Вестник Екатеринбургской духовной семинарии (Dec 2024)
On the Religious Perception of a Thunderstorm and the Attitude to a Lightning Rod in Russia in the Second Half of the 18th Century
Abstract
One document of 1799, related to the construction activity of the Russian Imperial Court, contains the refusal of Emperor Paul I to make a lightning rod on the spire of the church of St. Michael’s Castle, which was then under construction at St. Petersburg. That decision was rather strange as far as during the late 18th century the installation of lightning rods on the buildings became widespread. This article is an attempt to clarify the context, which determined such a decision of Paul I. Invention of the lightning rod was connected with Benjamin Franklin’s researches which were, in the second half of the 18th century, directly associated with his republican ideas.
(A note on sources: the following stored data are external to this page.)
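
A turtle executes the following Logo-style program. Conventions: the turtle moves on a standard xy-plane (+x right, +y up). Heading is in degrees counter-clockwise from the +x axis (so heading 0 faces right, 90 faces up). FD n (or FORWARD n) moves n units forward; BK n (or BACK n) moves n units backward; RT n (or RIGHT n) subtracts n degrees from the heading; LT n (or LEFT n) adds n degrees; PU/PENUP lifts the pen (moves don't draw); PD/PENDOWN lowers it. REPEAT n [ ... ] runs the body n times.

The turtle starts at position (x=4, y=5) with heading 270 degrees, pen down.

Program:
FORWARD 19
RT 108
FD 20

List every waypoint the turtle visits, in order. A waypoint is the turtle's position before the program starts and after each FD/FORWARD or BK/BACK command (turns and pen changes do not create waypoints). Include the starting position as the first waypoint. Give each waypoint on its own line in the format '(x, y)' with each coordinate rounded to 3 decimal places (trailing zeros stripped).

Executing turtle program step by step:
Start: pos=(4,5), heading=270, pen down
FD 19: (4,5) -> (4,-14) [heading=270, draw]
RT 108: heading 270 -> 162
FD 20: (4,-14) -> (-15.021,-7.82) [heading=162, draw]
Final: pos=(-15.021,-7.82), heading=162, 2 segment(s) drawn
Waypoints (3 total):
(4, 5)
(4, -14)
(-15.021, -7.82)

Answer: (4, 5)
(4, -14)
(-15.021, -7.82)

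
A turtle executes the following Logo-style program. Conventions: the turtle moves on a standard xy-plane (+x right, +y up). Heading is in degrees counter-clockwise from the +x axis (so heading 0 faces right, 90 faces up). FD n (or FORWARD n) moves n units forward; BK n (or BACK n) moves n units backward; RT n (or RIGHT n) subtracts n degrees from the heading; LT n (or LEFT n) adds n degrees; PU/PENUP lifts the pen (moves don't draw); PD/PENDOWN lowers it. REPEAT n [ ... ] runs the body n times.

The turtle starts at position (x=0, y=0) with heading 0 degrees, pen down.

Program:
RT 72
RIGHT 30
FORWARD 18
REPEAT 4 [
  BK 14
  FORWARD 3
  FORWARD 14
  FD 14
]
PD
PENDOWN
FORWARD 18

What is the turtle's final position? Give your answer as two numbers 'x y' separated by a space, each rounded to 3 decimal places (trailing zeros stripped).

Answer: -21.623 -101.727

Derivation:
Executing turtle program step by step:
Start: pos=(0,0), heading=0, pen down
RT 72: heading 0 -> 288
RT 30: heading 288 -> 258
FD 18: (0,0) -> (-3.742,-17.607) [heading=258, draw]
REPEAT 4 [
  -- iteration 1/4 --
  BK 14: (-3.742,-17.607) -> (-0.832,-3.913) [heading=258, draw]
  FD 3: (-0.832,-3.913) -> (-1.455,-6.847) [heading=258, draw]
  FD 14: (-1.455,-6.847) -> (-4.366,-20.541) [heading=258, draw]
  FD 14: (-4.366,-20.541) -> (-7.277,-34.235) [heading=258, draw]
  -- iteration 2/4 --
  BK 14: (-7.277,-34.235) -> (-4.366,-20.541) [heading=258, draw]
  FD 3: (-4.366,-20.541) -> (-4.99,-23.476) [heading=258, draw]
  FD 14: (-4.99,-23.476) -> (-7.901,-37.17) [heading=258, draw]
  FD 14: (-7.901,-37.17) -> (-10.811,-50.864) [heading=258, draw]
  -- iteration 3/4 --
  BK 14: (-10.811,-50.864) -> (-7.901,-37.17) [heading=258, draw]
  FD 3: (-7.901,-37.17) -> (-8.524,-40.104) [heading=258, draw]
  FD 14: (-8.524,-40.104) -> (-11.435,-53.798) [heading=258, draw]
  FD 14: (-11.435,-53.798) -> (-14.346,-67.492) [heading=258, draw]
  -- iteration 4/4 --
  BK 14: (-14.346,-67.492) -> (-11.435,-53.798) [heading=258, draw]
  FD 3: (-11.435,-53.798) -> (-12.059,-56.733) [heading=258, draw]
  FD 14: (-12.059,-56.733) -> (-14.97,-70.427) [heading=258, draw]
  FD 14: (-14.97,-70.427) -> (-17.88,-84.121) [heading=258, draw]
]
PD: pen down
PD: pen down
FD 18: (-17.88,-84.121) -> (-21.623,-101.727) [heading=258, draw]
Final: pos=(-21.623,-101.727), heading=258, 18 segment(s) drawn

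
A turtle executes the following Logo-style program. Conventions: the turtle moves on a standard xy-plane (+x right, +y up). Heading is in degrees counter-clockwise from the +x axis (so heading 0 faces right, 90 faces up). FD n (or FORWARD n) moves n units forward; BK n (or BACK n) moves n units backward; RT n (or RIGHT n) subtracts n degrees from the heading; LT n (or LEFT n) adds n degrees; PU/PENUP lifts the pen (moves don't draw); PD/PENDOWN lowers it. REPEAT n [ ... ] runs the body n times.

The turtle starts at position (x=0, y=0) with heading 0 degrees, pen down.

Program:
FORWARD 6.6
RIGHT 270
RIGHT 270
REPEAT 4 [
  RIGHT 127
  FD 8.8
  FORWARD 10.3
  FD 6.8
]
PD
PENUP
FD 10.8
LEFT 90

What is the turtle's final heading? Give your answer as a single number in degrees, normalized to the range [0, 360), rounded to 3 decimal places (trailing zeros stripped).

Answer: 122

Derivation:
Executing turtle program step by step:
Start: pos=(0,0), heading=0, pen down
FD 6.6: (0,0) -> (6.6,0) [heading=0, draw]
RT 270: heading 0 -> 90
RT 270: heading 90 -> 180
REPEAT 4 [
  -- iteration 1/4 --
  RT 127: heading 180 -> 53
  FD 8.8: (6.6,0) -> (11.896,7.028) [heading=53, draw]
  FD 10.3: (11.896,7.028) -> (18.095,15.254) [heading=53, draw]
  FD 6.8: (18.095,15.254) -> (22.187,20.685) [heading=53, draw]
  -- iteration 2/4 --
  RT 127: heading 53 -> 286
  FD 8.8: (22.187,20.685) -> (24.613,12.226) [heading=286, draw]
  FD 10.3: (24.613,12.226) -> (27.452,2.325) [heading=286, draw]
  FD 6.8: (27.452,2.325) -> (29.326,-4.212) [heading=286, draw]
  -- iteration 3/4 --
  RT 127: heading 286 -> 159
  FD 8.8: (29.326,-4.212) -> (21.111,-1.058) [heading=159, draw]
  FD 10.3: (21.111,-1.058) -> (11.495,2.633) [heading=159, draw]
  FD 6.8: (11.495,2.633) -> (5.146,5.07) [heading=159, draw]
  -- iteration 4/4 --
  RT 127: heading 159 -> 32
  FD 8.8: (5.146,5.07) -> (12.609,9.733) [heading=32, draw]
  FD 10.3: (12.609,9.733) -> (21.344,15.191) [heading=32, draw]
  FD 6.8: (21.344,15.191) -> (27.111,18.795) [heading=32, draw]
]
PD: pen down
PU: pen up
FD 10.8: (27.111,18.795) -> (36.27,24.518) [heading=32, move]
LT 90: heading 32 -> 122
Final: pos=(36.27,24.518), heading=122, 13 segment(s) drawn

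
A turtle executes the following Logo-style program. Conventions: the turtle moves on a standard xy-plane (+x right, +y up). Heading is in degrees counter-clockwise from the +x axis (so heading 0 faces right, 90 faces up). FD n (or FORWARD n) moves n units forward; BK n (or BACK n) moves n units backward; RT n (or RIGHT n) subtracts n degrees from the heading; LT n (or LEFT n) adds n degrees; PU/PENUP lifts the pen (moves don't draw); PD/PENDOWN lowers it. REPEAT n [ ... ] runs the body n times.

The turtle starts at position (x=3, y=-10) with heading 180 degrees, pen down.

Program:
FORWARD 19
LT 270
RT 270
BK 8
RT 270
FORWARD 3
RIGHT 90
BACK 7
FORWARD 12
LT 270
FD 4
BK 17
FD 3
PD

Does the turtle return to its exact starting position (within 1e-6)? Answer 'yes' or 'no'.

Executing turtle program step by step:
Start: pos=(3,-10), heading=180, pen down
FD 19: (3,-10) -> (-16,-10) [heading=180, draw]
LT 270: heading 180 -> 90
RT 270: heading 90 -> 180
BK 8: (-16,-10) -> (-8,-10) [heading=180, draw]
RT 270: heading 180 -> 270
FD 3: (-8,-10) -> (-8,-13) [heading=270, draw]
RT 90: heading 270 -> 180
BK 7: (-8,-13) -> (-1,-13) [heading=180, draw]
FD 12: (-1,-13) -> (-13,-13) [heading=180, draw]
LT 270: heading 180 -> 90
FD 4: (-13,-13) -> (-13,-9) [heading=90, draw]
BK 17: (-13,-9) -> (-13,-26) [heading=90, draw]
FD 3: (-13,-26) -> (-13,-23) [heading=90, draw]
PD: pen down
Final: pos=(-13,-23), heading=90, 8 segment(s) drawn

Start position: (3, -10)
Final position: (-13, -23)
Distance = 20.616; >= 1e-6 -> NOT closed

Answer: no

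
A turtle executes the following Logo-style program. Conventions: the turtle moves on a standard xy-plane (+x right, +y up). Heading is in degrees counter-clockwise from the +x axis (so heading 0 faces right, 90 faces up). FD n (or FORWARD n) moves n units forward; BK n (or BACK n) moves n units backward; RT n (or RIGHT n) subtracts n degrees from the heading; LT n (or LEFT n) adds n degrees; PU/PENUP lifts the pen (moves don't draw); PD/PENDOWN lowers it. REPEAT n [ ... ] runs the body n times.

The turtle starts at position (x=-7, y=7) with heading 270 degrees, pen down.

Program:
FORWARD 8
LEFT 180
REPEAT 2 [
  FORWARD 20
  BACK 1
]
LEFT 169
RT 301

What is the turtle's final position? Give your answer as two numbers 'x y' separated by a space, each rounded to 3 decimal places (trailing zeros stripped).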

It was reflected in the famous epigram addressed to Franklin: “He snatched lightning from the sky and the scepter from tyrants”. One can assume that by the time of his accession Paul had a stable association of the lightning rod invention with the revolutionary ideas, which had been already realized in France at that time. This association could be nourished by the negative responses of some clergymen on the Franklin’s invention: in the discussions about the lightning rod the religious counterarguments were used and they came back to understanding of a lightning as an instrument of God’s providence. These ideas were also widespread at St. Petersburg in the second half of the 18th century: one description of the Russian capital provides a similar explanation of the fires in some churches, which were caused by lightning. The understanding of a lightning as God’s favor should have been much closer to Paul I than Franklin’s rationalism of the republican. In the European medieval narrations a lightning was associated with the Archangel Michael’s image. And its significance for St. Michael’s Castle is well known: the decision of Paul I to build it was preceded by a formed legend about the Archangel Michael’s apparition at that place. Another tale about the apparitions of Archangel Michael on the mount Gargano could have been considered as the evidence of construction and consecration of St. Michael’s church by the Archangel himself, through the use of thunder and lightning. In the context of this tale, a resistance to the lightning with the help of a lightning rod, apparently, should have been perceived by Paul I as fighting against Archangel Michael.